Essas definições se aplicam ao MBMC, que no seu quarto Encontro Nacional, ocorrido em Aracaju-SE, já apresentava em um formato mais dinâmico e aglutinador de mulheres com deficiência visual, sem, no entanto, definir critérios estreitos de participação tais como formação acadêmica ou coisa que o valha. Nesse encontro em Sergipe a discussão do movimento se deu a partir de questões relativas à acessibilidade e do uso de tecnologias assistivas. Percebemos também nesse encontro, a necessidade colocada pelas mulheres de empreender de modo cada vez mais forte a luta por visibilidade e participação na definição de políticas públicas para o segmento, em âmbito local e nacional. Nesse sentido, recorremos às considerações de Anahi Guedes de Mello (2017) quando afirma a relevância da formação política em estudos sobre feminismo e deficiência para que mulheres com deficiência exerçam o controle social das políticas para mulheres. Para a autora, a formação política é fundamental para as redes, coletivos, organizações, movimentos ou grupos de mulheres com deficiência. Isso porque

a perspectiva da transversalidade considera um enfoque múltiplo ou interseccional da discriminação, por entender que as experiências de opressão de um determinado grupo social, como o das mulheres e pessoas com deficiência, podem resultar como de fato resultam da interação de vários fatores ou componentes sociais, o que nem sempre se constata na prática. É o que se vê, por exemplo, no caso das mulheres e meninas com deficiência quando se percebe um inexistente ou pouco enfoque de gênero nas políticas da deficiência, e vice-versa. (Mello, 2017, pp. 170-171)

O Quinto Encontro Nacional do MBMC, ocorrido em Curitiba/PR, se apropriou de novos horizontes e parcerias numa aproximação com o Projeto de Pesquisa “Perceber Sem Ver- UFF”, na necessidade de pensar propostas de formação buscando uma participação mais efetiva junto às mulheres do coletivo. Nesse encontro, discutindo politicamente a categoria trabalho, o movimento trouxe também falas sobre acesso e processos de exclusão ao mesmo tempo em que refletiu sobre a inserção da grande maioria como beneficiárias do Benefício de Prestação Continuada (BPC). Essa discussão se deu pela mediação da Professora Doutora Olívia van der Weid, antropóloga e docente da UFF, reverberando posteriormente em parceria com o Laboratório Corpos Naturezas e Sentidos / LABCONATUS do curso de Antropologia-UFF, para o desenvolvimento do projeto “À flor da pele: poéticas e políticas da cegueira”, bem como a posterior produção de narrativas que ensejaram o movimento a discutir formas de violências que se apresentam na vida das mulheres com deficiência. No encontro de Curitiba foi deliberada a cidade do Rio de Janeiro como sede do próximo encontro nacional, o que não chegou a acontecer de modo presencial, considerando a pandemia de Covid-19.

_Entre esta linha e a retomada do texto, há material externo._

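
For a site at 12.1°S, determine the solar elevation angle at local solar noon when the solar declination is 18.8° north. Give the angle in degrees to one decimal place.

At local solar noon the hour angle is zero, so the elevation is 90° − |φ − δ| = 90° − |-12.1° − (18.8°)| = 90° − 30.9° = 59.1°.

59.1°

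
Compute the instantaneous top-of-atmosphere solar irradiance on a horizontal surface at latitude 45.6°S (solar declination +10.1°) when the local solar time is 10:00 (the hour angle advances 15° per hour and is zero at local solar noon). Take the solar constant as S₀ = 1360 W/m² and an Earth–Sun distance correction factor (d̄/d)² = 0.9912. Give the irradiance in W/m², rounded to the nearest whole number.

Hour angle H = 15° × (10 − 12) = -30.00°.
cos θ_z = sin φ sin δ + cos φ cos δ cos H = (-0.7145)(0.1754) + (0.6997)(0.9845)(0.8660) = 0.4712.
Top-of-atmosphere irradiance = S₀ (d̄/d)² cos θ_z = 1360 × 0.9912 × 0.4712 = 635.19 W/m².

635 W/m²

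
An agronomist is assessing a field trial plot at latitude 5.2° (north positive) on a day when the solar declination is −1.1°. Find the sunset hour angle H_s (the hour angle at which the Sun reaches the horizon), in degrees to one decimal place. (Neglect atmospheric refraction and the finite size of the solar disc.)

−tan φ tan δ = −(0.0910)(-0.0192) = 0.0017; H_s = arccos(0.0017) = 89.90°.

89.9°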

Nesse intercurso, até acontecer o VI Encontro Nacional virtual no RJ, utilizando recursos tecnológicos como base das relações sociais em tempo de trabalho e vida social acontecendo de modo remoto, o MBMC que já realizava grande parte de suas ações de modo virtual desde sua criação, uma vez que suas membras vivem em diferentes estados da federação, buscou desenvolver tecnologias de formação, participação e lazer que resultaram numa tecnologia social3 denominada de Enquete, um debate sobre temas diversos, utilizado como processo formativo e informativo das mulheres, propiciando momentos interativos e de diálogos sobre temas e assuntos ligados à própria participação social, política, bem como o marco legal da deficiência e suas abordagens cotidianas a partir do governo vigente e a ameaça posta diuturnamente aos direitos conquistados. Considerando esse aspecto colocamos aqui a fala de Adriana Dias que permeia essa ação do MBMC:

se recortarmos em gênero, as mulheres com deficiência são sempre as mais esquecidas, mais pobres e mais vulneráveis. A deficiência, em mulheres, nas classes mais pobres é fruto muitas vezes de gestações mal acompanhadas e partos de alto risco. Meninas, jovens e mulheres com deficiência são muito mais vulneráveis a abusos sexuais que as que não têm deficiência. (Dias, 2013, s/p)

Essa discussão, dentre outras, esteve sempre presente nos processos de diálogo e formação do MBMC, possibilitando modos de coletivização de temas comuns entre as mulheres, reduzindo ao mesmo tempo as condições de apartação entre experiência e elaboração teórica do conhecimento. Outra tecnologia social se caracterizou pela criação do Boteco Virtual como forma de promover a socialização e o reconhecimento do lazer para mover a sociabilidade, reduzindo assim os efeitos da privação da vida social em tempos de pandemia e reclusão ao espaço doméstico. Esse lugar se qualificou como forma de ampliar as interações entre as mulheres e o modo possível de participar da vida pública mesmo que de forma virtual. Uma terceira tecnologia social presente no movimento ficou representada pelo Sábado com Cultura, destinado a apresentação de filmes, documentários e outras atividades, que na maioria das vezes incluía debates e rodas de conversa sobre as apresentações. Nesse contexto se buscou trazer vivências e discussões sobre acessibilidade, muito embora sua principal função tenha sido sempre o acesso e fruição dos bens culturais, muitas vezes negados às pessoas com deficiência e, em especial, às mulheres.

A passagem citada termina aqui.